Justo sería saber las impresiones de la bellísima esclava al enterarse que, junto a un lote de piedras preciosas, ungüentos y demás extravagancias, abandonaría su tierra al ser regalada como un presente “de poca consideración”, de parte del rey de Serendib (Ceilán) para el gran califa, Emir de los Creyentes, Harún al-Rasid.

Nada como poder leer un poco más de la sabiduría del sastre que advierte a un aventurero y preparadísimo príncipe en el destierro, experto en derecho, “que era gramático-poeta y sobre todo que sabía escribir muy bien”; con las siguientes palabras:

no ganarás ni un pedazo de pan en este país; nada hay aquí más inútil que esta clase de conocimientos.”

Así lo convida a abrazar el oficio de leñador para poder vivir sin ser una carga para nadie (si los consejeros vocacionales fueran tan contundentes como nuestro sastre se desahogaría el cruce entre desempleo y aspirantes a la profesión de las letras).

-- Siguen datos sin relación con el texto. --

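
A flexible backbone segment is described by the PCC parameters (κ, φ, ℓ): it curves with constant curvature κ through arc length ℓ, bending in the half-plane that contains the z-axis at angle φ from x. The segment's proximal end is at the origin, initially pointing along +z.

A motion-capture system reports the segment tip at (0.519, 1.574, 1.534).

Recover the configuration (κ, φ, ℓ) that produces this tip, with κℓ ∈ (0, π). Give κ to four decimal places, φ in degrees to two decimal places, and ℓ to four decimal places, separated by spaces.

0.6499 71.75 2.5357

ρ = √(x²+y²) = √(0.519² + 1.574²) = 1.65736
φ = atan2(y, x) mod 360° = atan2(1.574, 0.519) = 71.7509°
|p|² = ρ² + z² = 1.65736² + 1.534² = 5.09999
κ = 2ρ / |p|² = 2×1.65736 / 5.09999 = 0.64995
θ = 2·atan2(ρ, z) = 2·atan2(1.65736, 1.534) = 1.64807 rad
ℓ = θ/κ = 1.64807/0.64995 = 2.53570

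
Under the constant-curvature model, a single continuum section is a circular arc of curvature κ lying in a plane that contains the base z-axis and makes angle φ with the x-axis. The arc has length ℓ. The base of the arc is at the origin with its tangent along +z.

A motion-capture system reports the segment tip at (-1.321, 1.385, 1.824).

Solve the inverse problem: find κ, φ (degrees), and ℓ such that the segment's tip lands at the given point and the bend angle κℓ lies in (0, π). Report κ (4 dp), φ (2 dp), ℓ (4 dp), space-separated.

0.5476 133.65 2.9563

ρ = √(x²+y²) = √(-1.321² + 1.385²) = 1.91397
φ = atan2(y, x) mod 360° = atan2(1.385, -1.321) = 133.6451°
|p|² = ρ² + z² = 1.91397² + 1.824² = 6.99024
κ = 2ρ / |p|² = 2×1.91397 / 6.99024 = 0.54761
θ = 2·atan2(ρ, z) = 2·atan2(1.91397, 1.824) = 1.61892 rad
ℓ = θ/κ = 1.61892/0.54761 = 2.95634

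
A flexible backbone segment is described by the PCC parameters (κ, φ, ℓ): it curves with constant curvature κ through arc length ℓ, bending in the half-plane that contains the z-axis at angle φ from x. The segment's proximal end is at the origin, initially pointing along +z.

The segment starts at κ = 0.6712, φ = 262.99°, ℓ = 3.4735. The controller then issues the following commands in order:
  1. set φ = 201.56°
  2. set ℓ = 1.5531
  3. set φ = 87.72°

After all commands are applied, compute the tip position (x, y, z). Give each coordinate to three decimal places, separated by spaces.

initial: κ=0.6712, φ=262.99°, ℓ=3.4735
cmd 1: set φ=201.56° → (κ,φ,ℓ)=(0.6712,201.56°,3.4735) → tip=(-2.3408,-0.9249,1.0793)
cmd 2: set ℓ=1.5531 → (κ,φ,ℓ)=(0.6712,201.56°,1.5531) → tip=(-0.6871,-0.2715,1.2867)
cmd 3: set φ=87.72° → (κ,φ,ℓ)=(0.6712,87.72°,1.5531) → tip=(0.0294,0.7382,1.2867)

0.029 0.738 1.287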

Desde luego no podría faltar la historia de Masud, el esclavo negro favorito de la esposa del gran sultán (y cornudo) Sahriyar: el amante que baja de un árbol para complacer los deseos carnales de la sultana de la India. Si somos justos, Masud es el detonante accidental de Las mil y una noches, es él quien desata la ira y crueldad de Sahriyar, por lo tanto, también le debemos el coraje y la inventiva con que Saharazad pone fin a la ola de feminicidios perpetrados por el terrorismo de Estado del sultán engañado.

Por el narrador que antecede a las noches literarias de Saharazad, conocemos el violento final de la esposa de Sahriyar y las mujeres de su corte; una estrangulada por el visir, las otras decapitadas por la espada del propio sultán. No se dice nada sobre el destino de Masud, ¿escapó, fue castigado o recibió el indulto? Por cierto, ¿quién narra esta primera historia? ¿Podría ser Masud?

Quizá detrás del oscuro tiempo de los asesinos, en el que transcurren los cuentos de este libro de libros —tan semejante a una actualidad de 7 a 10 feminicidios diarios—; esté el esclavo negro, el amante favorito de la sultana de la India; Masud, involuntario e invisibilizado autor de Las mil y una noches, al que la historia también le debería un poco de justicia, aunque sea en la imaginación de los vencidos, quienes saben que los que matan la mayoría de veces van perfumados y bien vestidos o portan uniforme: una sensibilidad social que no tienen las clases nobles, sultanes de ayer y hoy, aunque devengan escritores y lectores, y desembarquen de sus universidades privadas al periodismo y al campo cultural.